Review of the literature shows that severe osteoporosis is reported in a single patient with TRPS type I, carrying the de novo 1096insA mutation in TRPS1 gene [Shao et al., 2011], while significantly reduced bone mass and quail were described as a new feature of TRPS type I by Stagi et al. [2008] and Sarafoglou et al. [2010]. Therefore, osteoporosis and alterations of BMD should be considered an additional rare feature of TRPS type I. Interestingly, a single nucleotide polymorphism (rs4355801) mapping on the same chromosomal locus of TRPS1 (8q24.12) has been significantly associated with BMD and osteoporosis by genome-wide association study (GWAS) [Richards et al., 2008].

In the present case, in consideration of the occurrence of fractures and severe degree of bone demineralization, a treatment with biphosphonates a therapeutical strategy borrowed from osteogenesis imperfecta (OI), was tried. In a Cochrane meta-analysis of 2009, Phillipi et al. [2008] showed that the results from the included studies provide evidence, albeit in a relatively small population, that there is significant improvement in BMD in individuals affected with OI when treated with either oral or IV bisphosphonates. Whether the increase in BMD is a surrogate marker for fracture reduction and clinical functional improvement needs to be demonstrated. Additionally, the long-term safety of bisphosphonates in OI, particularly when used in children, and the effects of bisphosphonates on fracture and perioperative bone healing have not been sufficiently evaluated. Effects of bisphosphonates on fracture incidence, growth, bone deformity, mobility, and pain have not yet been adequately studied. Randomized controlled studies have not been realized because of the small subject pool and the difficulty in randomizing a child with an insufficiency fracture to a placebo arm of a study [Phillipi et al., 2008]. In a recent retrospective study Dominguez-Bartmess et al. [2012] showed that oral alendronate treatment failed to produce a significant improvement in bone mineral density in children with low bone density for their age compared with matched, untreated controls, but this result is quite controversial if compared with other studies.

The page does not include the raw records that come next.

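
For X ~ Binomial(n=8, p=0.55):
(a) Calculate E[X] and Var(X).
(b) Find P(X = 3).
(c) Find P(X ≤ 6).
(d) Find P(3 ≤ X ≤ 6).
(a) E[X] = 4.4000, Var(X) = 1.9800
(b) P(X = 3) = 0.171925
(c) P(X ≤ 6) = 0.936819
(d) P(3 ≤ X ≤ 6) = 0.848363

We have X ~ Binomial(n=8, p=0.55).

(a) Moments:
E[X] = 4.4000
Var(X) = 1.9800
σ = √Var(X) = 1.4071

(b) Point probability using PMF:
P(X = 3) = 0.171925

(c) Cumulative probability using CDF:
P(X ≤ 6) = F(6) = 0.936819

(d) Range probability:
P(3 ≤ X ≤ 6) = P(X ≤ 6) - P(X ≤ 2)
                   = F(6) - F(2)
                   = 0.936819 - 0.088456
                   = 0.848363

This means approximately 84.8% of outcomes fall in the interval [3, 6].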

In our report the father had the same mutation but has not a history of fractures. He was treated with hip bone replacement because of Perthes disease. He did not showed signs of osteoporosis.

One could state that improvement of bone density in the child might be due to age; however this seems unlikely because the degree of osteoporosis was severe and symptomatic (a number of spontaneous fractures) before treatment, and normalization of BMD and absence of fracture was achieved in a relatively short period of time.

Although this is a single experience, biphosponate infusional therapy seemed to be effective, both in terms of clinical (absence of new fractures) and mineralomethric parameters (+45% BMD at the lumbar level) (Fig. 2). We suggest that treatment with biphosponate be considered as a possible therapeutic option in case of bone fragility in patients with TRPS.